Java StringBuilder remove XML Tags

145 views Asked by At

I'm trying to pass a XML object through a StringBuilder to compare to Objects, fitting to my needs.

I was wondering if there is a nice way to remove specific tags from the whole String. Underneath I prepared an example:

Original:

<ApprovalSet>
   <ApprovalItem application="Annotext" id="a089989361v451cag47e9f5e9a35716" name="ApprovalItemName" nativeIdentity="xxx12345" operation="Add" state="Finished" value="G1">
       <ApprovalItemComments>
          <Comment author="Random Guy" comment="THE NAME" date="1657122647591"/>
      </ApprovalItemComments>
   </ApprovalItem>
</ApprovalSet>

Desired Outcome:

<ApprovalSet>
   <ApprovalItem application="Annotext" name="ApprovalItemName" nativeIdentity="xxx12345" operation="Add" value="G1"/>
</ApprovalSet>

So basically, I want to remove the id, state and the whole comment and close the ApprovalItem Tag (or just remove all slashes).
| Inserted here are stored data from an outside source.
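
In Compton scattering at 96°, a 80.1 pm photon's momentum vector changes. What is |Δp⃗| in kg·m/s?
1.2097e-23 kg·m/s

Photon momentum magnitude is p = h/λ.

Initial momentum:
p₀ = h/λ = 6.6261e-34/8.0100e-11 = 8.2722e-24 kg·m/s

After scattering:
λ' = λ + Δλ = 80.1 + 2.6799 = 82.7799 pm
p' = h/λ' = 6.6261e-34/8.2780e-11 = 8.0044e-24 kg·m/s

Momentum is a vector; the scattered photon's direction makes angle θ = 96° with the incident direction. The magnitude of the vector change Δp⃗ = p⃗₀ − p⃗' is found from the law of cosines:
|Δp⃗|² = p₀² + p'² − 2p₀p'cos θ
|Δp⃗|² = (8.2722e-24)² + (8.0044e-24)² − 2·8.2722e-24·8.0044e-24·cos(96°)
|Δp⃗| = 1.2097e-23 kg·m/s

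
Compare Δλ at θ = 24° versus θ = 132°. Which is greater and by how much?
132° produces the larger shift by a factor of 19.306

Calculate both shifts using Δλ = λ_C(1 - cos θ):

For θ₁ = 24°:
Δλ₁ = 2.4263 × (1 - cos(24°))
Δλ₁ = 2.4263 × 0.0865
Δλ₁ = 0.2098 pm

For θ₂ = 132°:
Δλ₂ = 2.4263 × (1 - cos(132°))
Δλ₂ = 2.4263 × 1.6691
Δλ₂ = 4.0498 pm

The 132° angle produces the larger shift.
Ratio: 4.0498/0.2098 = 19.306

(Intermediate values are shown rounded; full precision is carried through to the final answer.)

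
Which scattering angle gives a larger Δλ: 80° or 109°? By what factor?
109° produces the larger shift by a factor of 1.604

Calculate both shifts using Δλ = λ_C(1 - cos θ):

For θ₁ = 80°:
Δλ₁ = 2.4263 × (1 - cos(80°))
Δλ₁ = 2.4263 × 0.8264
Δλ₁ = 2.0050 pm

For θ₂ = 109°:
Δλ₂ = 2.4263 × (1 - cos(109°))
Δλ₂ = 2.4263 × 1.3256
Δλ₂ = 3.2162 pm

The 109° angle produces the larger shift.
Ratio: 3.2162/2.0050 = 1.604

(Intermediate values are shown rounded; full precision is carried through to the final answer.)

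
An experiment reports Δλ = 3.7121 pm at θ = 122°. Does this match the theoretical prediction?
Yes, consistent

Calculate the expected shift for θ = 122°:

Δλ_expected = λ_C(1 - cos(122°))
Δλ_expected = 2.4263 × (1 - cos(122°))
Δλ_expected = 2.4263 × 1.5299
Δλ_expected = 3.7121 pm

Given shift: 3.7121 pm
Expected shift: 3.7121 pm
Difference: 0.0000 pm

The values match. This is consistent with Compton scattering at the stated angle.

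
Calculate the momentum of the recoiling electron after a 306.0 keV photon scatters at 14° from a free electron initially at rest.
3.9613e-23 kg·m/s

The electron is initially at rest, so by conservation of momentum:
p⃗_e = p⃗₀ − p⃗'  (incident photon momentum minus scattered photon momentum)

Photon momentum magnitudes (p = h/λ = E/c):
λ₀ = hc/E₀ = 4.0518 pm → p₀ = h/λ₀ = 1.6354e-22 kg·m/s
Δλ = λ_C(1 − cos 14°) = 0.0721 pm
λ' = 4.1238 pm → p' = h/λ' = 1.6068e-22 kg·m/s

The scattered photon makes angle θ = 14° with the incident direction, so by the law of cosines:
|p⃗_e|² = p₀² + p'² − 2p₀p'cos θ
|p⃗_e|² = (1.6354e-22)² + (1.6068e-22)² − 2·1.6354e-22·1.6068e-22·cos(14°)
|p⃗_e| = 3.9613e-23 kg·m/s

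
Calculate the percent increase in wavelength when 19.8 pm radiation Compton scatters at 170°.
24.3220%

Calculate the Compton shift:
Δλ = λ_C(1 - cos(170°))
Δλ = 2.4263 × (1 - cos(170°))
Δλ = 2.4263 × 1.9848
Δλ = 4.8158 pm

Percentage change:
(Δλ/λ₀) × 100 = (4.8158/19.8) × 100
= 24.3220%

(Intermediate values are shown rounded; full precision is carried through to the final answer.)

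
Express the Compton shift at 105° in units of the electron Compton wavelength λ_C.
1.2588 λ_C

The Compton shift formula is:
Δλ = λ_C(1 - cos θ)

Dividing both sides by λ_C:
Δλ/λ_C = 1 - cos θ

For θ = 105°:
Δλ/λ_C = 1 - cos(105°)
Δλ/λ_C = 1 - -0.2588
Δλ/λ_C = 1.2588

This means the shift is 1.2588 × λ_C = 3.0543 pm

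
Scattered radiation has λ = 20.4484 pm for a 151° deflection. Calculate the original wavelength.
15.9000 pm

From λ' = λ + Δλ, we have λ = λ' - Δλ

First calculate the Compton shift:
Δλ = λ_C(1 - cos θ)
Δλ = 2.4263 × (1 - cos(151°))
Δλ = 2.4263 × 1.8746
Δλ = 4.5484 pm

Initial wavelength:
λ = λ' - Δλ
λ = 20.4484 - 4.5484
λ = 15.9000 pm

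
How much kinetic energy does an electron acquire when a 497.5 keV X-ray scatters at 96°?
257.7814 keV

By energy conservation: K_e = E_initial - E_final

First find the scattered photon energy:
Initial wavelength: λ = hc/E = 2.4921 pm
Compton shift: Δλ = λ_C(1 - cos(96°)) = 2.6799 pm
Final wavelength: λ' = 2.4921 + 2.6799 = 5.1721 pm
Final photon energy: E' = hc/λ' = 239.7186 keV

Electron kinetic energy:
K_e = E - E' = 497.5000 - 239.7186 = 257.7814 keV

(Intermediate values are shown rounded; full precision is carried through to the final answer.)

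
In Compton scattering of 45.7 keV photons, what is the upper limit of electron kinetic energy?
6.9339 keV

Maximum energy transfer occurs at θ = 180° (backscattering).

Initial photon: E₀ = 45.7 keV → λ₀ = 27.1300 pm

Maximum Compton shift (at 180°):
Δλ_max = 2λ_C = 2 × 2.4263 = 4.8526 pm

Final wavelength:
λ' = 27.1300 + 4.8526 = 31.9826 pm

Minimum photon energy (maximum energy to electron):
E'_min = hc/λ' = 38.7661 keV

Maximum electron kinetic energy:
K_max = E₀ - E'_min = 45.7000 - 38.7661 = 6.9339 keV

(Intermediate values are shown rounded; full precision is carried through to the final answer.)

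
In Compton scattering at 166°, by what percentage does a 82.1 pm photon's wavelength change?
5.8228%

Calculate the Compton shift:
Δλ = λ_C(1 - cos(166°))
Δλ = 2.4263 × (1 - cos(166°))
Δλ = 2.4263 × 1.9703
Δλ = 4.7805 pm

Percentage change:
(Δλ/λ₀) × 100 = (4.7805/82.1) × 100
= 5.8228%

(Intermediate values are shown rounded; full precision is carried through to the final answer.)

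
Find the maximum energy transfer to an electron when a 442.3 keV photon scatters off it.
280.3517 keV

Maximum energy transfer occurs at θ = 180° (backscattering).

Initial photon: E₀ = 442.3 keV → λ₀ = 2.8032 pm

Maximum Compton shift (at 180°):
Δλ_max = 2λ_C = 2 × 2.4263 = 4.8526 pm

Final wavelength:
λ' = 2.8032 + 4.8526 = 7.6558 pm

Minimum photon energy (maximum energy to electron):
E'_min = hc/λ' = 161.9483 keV

Maximum electron kinetic energy:
K_max = E₀ - E'_min = 442.3000 - 161.9483 = 280.3517 keV

(Intermediate values are shown rounded; full precision is carried through to the final answer.)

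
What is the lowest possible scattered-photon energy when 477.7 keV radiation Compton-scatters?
166.4651 keV (at θ = 180°)

The scattered photon has minimum energy when its wavelength is maximum, i.e., when the Compton shift Δλ = λ_C(1 − cos θ) is maximum. This occurs at θ = 180° (backscattering), giving Δλ_max = 2λ_C = 4.8526 pm.

Initial wavelength: λ₀ = hc/E₀ = 2.5954 pm
Maximum final wavelength: λ'_max = λ₀ + 2λ_C = 2.5954 + 4.8526 = 7.4481 pm
Minimum final energy: E'_min = hc/λ'_max = 166.4651 keV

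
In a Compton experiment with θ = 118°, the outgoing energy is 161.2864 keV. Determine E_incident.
300.8001 keV

Convert final energy to wavelength (hc ≈ 1239.842 keV·pm):
λ' = hc/E' = 1239.842 / 161.2864 = 7.6872 pm

Calculate the Compton shift:
Δλ = λ_C(1 - cos(118°))
Δλ = 2.4263 × (1 - cos(118°))
Δλ = 3.5654 pm

Initial wavelength:
λ = λ' - Δλ = 7.6872 - 3.5654 = 4.1218 pm

Initial energy:
E = hc/λ = 1239.842 / 4.1218 = 300.8001 keV

(Intermediate values are shown rounded; full precision is carried through to the final answer.)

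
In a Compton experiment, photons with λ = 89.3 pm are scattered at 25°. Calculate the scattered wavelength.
89.5273 pm

Using the Compton scattering formula:
λ' = λ + Δλ = λ + λ_C(1 - cos θ)

Given:
- Initial wavelength λ = 89.3 pm
- Scattering angle θ = 25°
- Compton wavelength λ_C ≈ 2.4263 pm

Calculate the shift:
Δλ = 2.4263 × (1 - cos(25°))
Δλ = 2.4263 × 0.0937
Δλ = 0.2273 pm

Final wavelength:
λ' = 89.3 + 0.2273 = 89.5273 pm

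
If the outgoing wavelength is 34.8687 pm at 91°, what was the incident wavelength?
32.4000 pm

From λ' = λ + Δλ, we have λ = λ' - Δλ

First calculate the Compton shift:
Δλ = λ_C(1 - cos θ)
Δλ = 2.4263 × (1 - cos(91°))
Δλ = 2.4263 × 1.0175
Δλ = 2.4687 pm

Initial wavelength:
λ = λ' - Δλ
λ = 34.8687 - 2.4687
λ = 32.4000 pm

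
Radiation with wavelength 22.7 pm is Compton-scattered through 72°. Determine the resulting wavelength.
24.3765 pm

Using the Compton scattering formula:
λ' = λ + Δλ = λ + λ_C(1 - cos θ)

Given:
- Initial wavelength λ = 22.7 pm
- Scattering angle θ = 72°
- Compton wavelength λ_C ≈ 2.4263 pm

Calculate the shift:
Δλ = 2.4263 × (1 - cos(72°))
Δλ = 2.4263 × 0.6910
Δλ = 1.6765 pm

Final wavelength:
λ' = 22.7 + 1.6765 = 24.3765 pm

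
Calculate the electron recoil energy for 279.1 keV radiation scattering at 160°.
143.5771 keV

By energy conservation: K_e = E_initial - E_final

First find the scattered photon energy:
Initial wavelength: λ = hc/E = 4.4423 pm
Compton shift: Δλ = λ_C(1 - cos(160°)) = 4.7063 pm
Final wavelength: λ' = 4.4423 + 4.7063 = 9.1486 pm
Final photon energy: E' = hc/λ' = 135.5229 keV

Electron kinetic energy:
K_e = E - E' = 279.1000 - 135.5229 = 143.5771 keV

(Intermediate values are shown rounded; full precision is carried through to the final answer.)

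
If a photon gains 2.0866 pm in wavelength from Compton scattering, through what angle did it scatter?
81.95°

From the Compton formula Δλ = λ_C(1 - cos θ), we can solve for θ:

cos θ = 1 - Δλ/λ_C

Given:
- Δλ = 2.0866 pm
- λ_C = h/(m_e·c) ≈ 2.42631024 pm

cos θ = 1 - 2.0866/2.42631024
cos θ = 1 - 0.859989
cos θ = 0.140011

θ = arccos(0.140011)
θ = 81.95°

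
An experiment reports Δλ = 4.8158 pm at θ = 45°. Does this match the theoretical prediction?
No, inconsistent

Calculate the expected shift for θ = 45°:

Δλ_expected = λ_C(1 - cos(45°))
Δλ_expected = 2.4263 × (1 - cos(45°))
Δλ_expected = 2.4263 × 0.2929
Δλ_expected = 0.7106 pm

Given shift: 4.8158 pm
Expected shift: 0.7106 pm
Difference: 4.1051 pm

The values do not match. The given shift corresponds to θ ≈ 170.0°, not 45°.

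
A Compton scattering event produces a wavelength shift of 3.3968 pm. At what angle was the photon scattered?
113.58°

From the Compton formula Δλ = λ_C(1 - cos θ), we can solve for θ:

cos θ = 1 - Δλ/λ_C

Given:
- Δλ = 3.3968 pm
- λ_C = h/(m_e·c) ≈ 2.42631024 pm

cos θ = 1 - 3.3968/2.42631024
cos θ = 1 - 1.399986
cos θ = -0.399986

θ = arccos(-0.399986)
θ = 113.58°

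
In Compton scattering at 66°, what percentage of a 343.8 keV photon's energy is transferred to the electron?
0.2853 (or 28.53%)

Calculate initial and final photon energies:

Initial: E₀ = 343.8 keV → λ₀ = 3.6063 pm
Compton shift: Δλ = 1.4394 pm
Final wavelength: λ' = 5.0457 pm
Final energy: E' = 245.7211 keV

Fractional energy loss:
(E₀ - E')/E₀ = (343.8000 - 245.7211)/343.8000
= 98.0789/343.8000
= 0.2853
= 28.53%

(Intermediate values are shown rounded; full precision is carried through to the final answer.)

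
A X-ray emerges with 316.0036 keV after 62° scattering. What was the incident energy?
470.2999 keV

Convert final energy to wavelength (hc ≈ 1239.842 keV·pm):
λ' = hc/E' = 1239.842 / 316.0036 = 3.9235 pm

Calculate the Compton shift:
Δλ = λ_C(1 - cos(62°))
Δλ = 2.4263 × (1 - cos(62°))
Δλ = 1.2872 pm

Initial wavelength:
λ = λ' - Δλ = 3.9235 - 1.2872 = 2.6363 pm

Initial energy:
E = hc/λ = 1239.842 / 2.6363 = 470.2999 keV

(Intermediate values are shown rounded; full precision is carried through to the final answer.)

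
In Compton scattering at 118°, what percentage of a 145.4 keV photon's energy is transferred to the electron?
0.2948 (or 29.48%)

Calculate initial and final photon energies:

Initial: E₀ = 145.4 keV → λ₀ = 8.5271 pm
Compton shift: Δλ = 3.5654 pm
Final wavelength: λ' = 12.0925 pm
Final energy: E' = 102.5298 keV

Fractional energy loss:
(E₀ - E')/E₀ = (145.4000 - 102.5298)/145.4000
= 42.8702/145.4000
= 0.2948
= 29.48%

(Intermediate values are shown rounded; full precision is carried through to the final answer.)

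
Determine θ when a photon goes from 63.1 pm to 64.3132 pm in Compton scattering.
60.00°

First find the wavelength shift:
Δλ = λ' - λ = 64.3132 - 63.1 = 1.2132 pm

Using Δλ = λ_C(1 - cos θ), with λ_C = h/(m_e·c) ≈ 2.42631024 pm:
cos θ = 1 - Δλ/λ_C
cos θ = 1 - 1.2132/2.42631024
cos θ = 0.499982

θ = arccos(0.499982)
θ = 60.00°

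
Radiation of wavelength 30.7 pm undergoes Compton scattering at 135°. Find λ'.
34.8420 pm

Using the Compton formula: λ' = λ + λ_C(1 − cos θ)

For θ = 135°, cos θ = -√2/2 (exact) ≈ -0.7071, so:
1 − cos 135° = 1 − (-√2/2) ≈ 1.7071

Δλ = λ_C × 1.7071 = 2.4263 × 1.7071 = 4.1420 pm

λ' = 30.7 + 4.1420 = 34.8420 pm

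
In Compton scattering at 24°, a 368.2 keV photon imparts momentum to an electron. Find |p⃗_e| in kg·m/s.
8.0223e-23 kg·m/s

The electron is initially at rest, so by conservation of momentum:
p⃗_e = p⃗₀ − p⃗'  (incident photon momentum minus scattered photon momentum)

Photon momentum magnitudes (p = h/λ = E/c):
λ₀ = hc/E₀ = 3.3673 pm → p₀ = h/λ₀ = 1.9678e-22 kg·m/s
Δλ = λ_C(1 − cos 24°) = 0.2098 pm
λ' = 3.5771 pm → p' = h/λ' = 1.8524e-22 kg·m/s

The scattered photon makes angle θ = 24° with the incident direction, so by the law of cosines:
|p⃗_e|² = p₀² + p'² − 2p₀p'cos θ
|p⃗_e|² = (1.9678e-22)² + (1.8524e-22)² − 2·1.9678e-22·1.8524e-22·cos(24°)
|p⃗_e| = 8.0223e-23 kg·m/s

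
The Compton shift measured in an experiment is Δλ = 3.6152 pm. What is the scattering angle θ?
119.34°

From the Compton formula Δλ = λ_C(1 - cos θ), we can solve for θ:

cos θ = 1 - Δλ/λ_C

Given:
- Δλ = 3.6152 pm
- λ_C = h/(m_e·c) ≈ 2.42631024 pm

cos θ = 1 - 3.6152/2.42631024
cos θ = 1 - 1.489999
cos θ = -0.489999

θ = arccos(-0.489999)
θ = 119.34°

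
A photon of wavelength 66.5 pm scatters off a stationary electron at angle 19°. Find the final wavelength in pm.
66.6322 pm

Using the Compton scattering formula:
λ' = λ + Δλ = λ + λ_C(1 - cos θ)

Given:
- Initial wavelength λ = 66.5 pm
- Scattering angle θ = 19°
- Compton wavelength λ_C ≈ 2.4263 pm

Calculate the shift:
Δλ = 2.4263 × (1 - cos(19°))
Δλ = 2.4263 × 0.0545
Δλ = 0.1322 pm

Final wavelength:
λ' = 66.5 + 0.1322 = 66.6322 pm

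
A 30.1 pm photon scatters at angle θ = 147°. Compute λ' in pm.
34.5612 pm

Using the Compton scattering formula:
λ' = λ + Δλ = λ + λ_C(1 - cos θ)

Given:
- Initial wavelength λ = 30.1 pm
- Scattering angle θ = 147°
- Compton wavelength λ_C ≈ 2.4263 pm

Calculate the shift:
Δλ = 2.4263 × (1 - cos(147°))
Δλ = 2.4263 × 1.8387
Δλ = 4.4612 pm

Final wavelength:
λ' = 30.1 + 4.4612 = 34.5612 pm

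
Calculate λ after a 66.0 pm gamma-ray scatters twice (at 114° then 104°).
72.4265 pm

Apply Compton shift twice:

First scattering at θ₁ = 114°:
Δλ₁ = λ_C(1 - cos(114°))
Δλ₁ = 2.4263 × 1.4067
Δλ₁ = 3.4132 pm

After first scattering:
λ₁ = 66.0 + 3.4132 = 69.4132 pm

Second scattering at θ₂ = 104°:
Δλ₂ = λ_C(1 - cos(104°))
Δλ₂ = 2.4263 × 1.2419
Δλ₂ = 3.0133 pm

Final wavelength:
λ₂ = 69.4132 + 3.0133 = 72.4265 pm

Total shift: Δλ_total = 3.4132 + 3.0133 = 6.4265 pm

(Intermediate values are shown rounded; full precision is carried through to the final answer.)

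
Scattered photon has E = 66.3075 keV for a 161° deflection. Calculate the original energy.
88.6999 keV

Convert final energy to wavelength (hc ≈ 1239.842 keV·pm):
λ' = hc/E' = 1239.842 / 66.3075 = 18.6984 pm

Calculate the Compton shift:
Δλ = λ_C(1 - cos(161°))
Δλ = 2.4263 × (1 - cos(161°))
Δλ = 4.7204 pm

Initial wavelength:
λ = λ' - Δλ = 18.6984 - 4.7204 = 13.9779 pm

Initial energy:
E = hc/λ = 1239.842 / 13.9779 = 88.6999 keV

(Intermediate values are shown rounded; full precision is carried through to the final answer.)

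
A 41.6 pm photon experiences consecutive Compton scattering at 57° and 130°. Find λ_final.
46.6908 pm

Apply Compton shift twice:

First scattering at θ₁ = 57°:
Δλ₁ = λ_C(1 - cos(57°))
Δλ₁ = 2.4263 × 0.4554
Δλ₁ = 1.1048 pm

After first scattering:
λ₁ = 41.6 + 1.1048 = 42.7048 pm

Second scattering at θ₂ = 130°:
Δλ₂ = λ_C(1 - cos(130°))
Δλ₂ = 2.4263 × 1.6428
Δλ₂ = 3.9859 pm

Final wavelength:
λ₂ = 42.7048 + 3.9859 = 46.6908 pm

Total shift: Δλ_total = 1.1048 + 3.9859 = 5.0908 pm

(Intermediate values are shown rounded; full precision is carried through to the final answer.)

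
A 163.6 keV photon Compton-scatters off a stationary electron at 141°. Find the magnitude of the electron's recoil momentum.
1.3536e-22 kg·m/s

The electron is initially at rest, so by conservation of momentum:
p⃗_e = p⃗₀ − p⃗'  (incident photon momentum minus scattered photon momentum)

Photon momentum magnitudes (p = h/λ = E/c):
λ₀ = hc/E₀ = 7.5785 pm → p₀ = h/λ₀ = 8.7433e-23 kg·m/s
Δλ = λ_C(1 − cos 141°) = 4.3119 pm
λ' = 11.8904 pm → p' = h/λ' = 5.5726e-23 kg·m/s

The scattered photon makes angle θ = 141° with the incident direction, so by the law of cosines:
|p⃗_e|² = p₀² + p'² − 2p₀p'cos θ
|p⃗_e|² = (8.7433e-23)² + (5.5726e-23)² − 2·8.7433e-23·5.5726e-23·cos(141°)
|p⃗_e| = 1.3536e-22 kg·m/s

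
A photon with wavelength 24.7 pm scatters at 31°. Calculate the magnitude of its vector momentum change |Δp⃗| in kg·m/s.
1.4243e-23 kg·m/s

Photon momentum magnitude is p = h/λ.

Initial momentum:
p₀ = h/λ = 6.6261e-34/2.4700e-11 = 2.6826e-23 kg·m/s

After scattering:
λ' = λ + Δλ = 24.7 + 0.3466 = 25.0466 pm
p' = h/λ' = 6.6261e-34/2.5047e-11 = 2.6455e-23 kg·m/s

Momentum is a vector; the scattered photon's direction makes angle θ = 31° with the incident direction. The magnitude of the vector change Δp⃗ = p⃗₀ − p⃗' is found from the law of cosines:
|Δp⃗|² = p₀² + p'² − 2p₀p'cos θ
|Δp⃗|² = (2.6826e-23)² + (2.6455e-23)² − 2·2.6826e-23·2.6455e-23·cos(31°)
|Δp⃗| = 1.4243e-23 kg·m/s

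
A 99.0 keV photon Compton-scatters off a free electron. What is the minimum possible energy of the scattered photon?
71.3526 keV (at θ = 180°)

The scattered photon has minimum energy when its wavelength is maximum, i.e., when the Compton shift Δλ = λ_C(1 − cos θ) is maximum. This occurs at θ = 180° (backscattering), giving Δλ_max = 2λ_C = 4.8526 pm.

Initial wavelength: λ₀ = hc/E₀ = 12.5237 pm
Maximum final wavelength: λ'_max = λ₀ + 2λ_C = 12.5237 + 4.8526 = 17.3763 pm
Minimum final energy: E'_min = hc/λ'_max = 71.3526 keV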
Any ideas? Thank you in advance :)

Jonas

1

There are 1 answers

0
Eritrean On

Instead of string manipulation or regex, I would recomend to use a XML-parser. If all you need is to remove some elemnts and some attributes, you might want to look into Jsoup, which is actually a HTML-parser but can also handel XML and is very intuitive to work with. Using Jsoup your code could look like:

import org.jsoup.Jsoup;
import org.jsoup.nodes.Document;
import org.jsoup.nodes.Element;
import org.jsoup.parser.Parser;
import org.jsoup.select.Elements;

public class Example {
    public static void main (String[] args) {
        String originalXml = 
                  "<ApprovalSet>\n"
                + "   <ApprovalItem application=\"Annotext\" id=\"a089989361v451cag47e9f5e9a35716\" name=\"ApprovalItemName\" nativeIdentity=\"xxx12345\" operation=\"Add\" state=\"Finished\" value=\"G1\">\n"
                + "       <ApprovalItemComments>\n"
                + "          <Comment author=\"Random Guy\" comment=\"THE NAME\" date=\"1657122647591\"/>\n"
                + "      </ApprovalItemComments>\n"
                + "   </ApprovalItem>\n"
                + "</ApprovalSet>";

        Document doc = Jsoup.parse(originalXml, "", Parser.xmlParser());

        Element approvalSet  = doc.selectFirst("ApprovalSet");
        Element approvalItem = doc.selectFirst("ApprovalItem");
        Elements comments    = approvalItem.select("ApprovalItemComments");

        approvalItem.removeAttr("id").removeAttr("state");
        comments.remove();

        String result = approvalSet.toString();

        System.out.println(result);
    }
}

output

<ApprovalSet> 
 <ApprovalItem application="Annotext" name="ApprovalItemName" nativeIdentity="xxx12345" operation="Add" value="G1">  
 </ApprovalItem> 
</ApprovalSet>

mvn dependency

<!-- https://mvnrepository.com/artifact/org.jsoup/jsoup -->
<dependency>
    <groupId>org.jsoup</groupId>
    <artifactId>jsoup</artifactId>
    <version>1.13.1</version>
</dependency>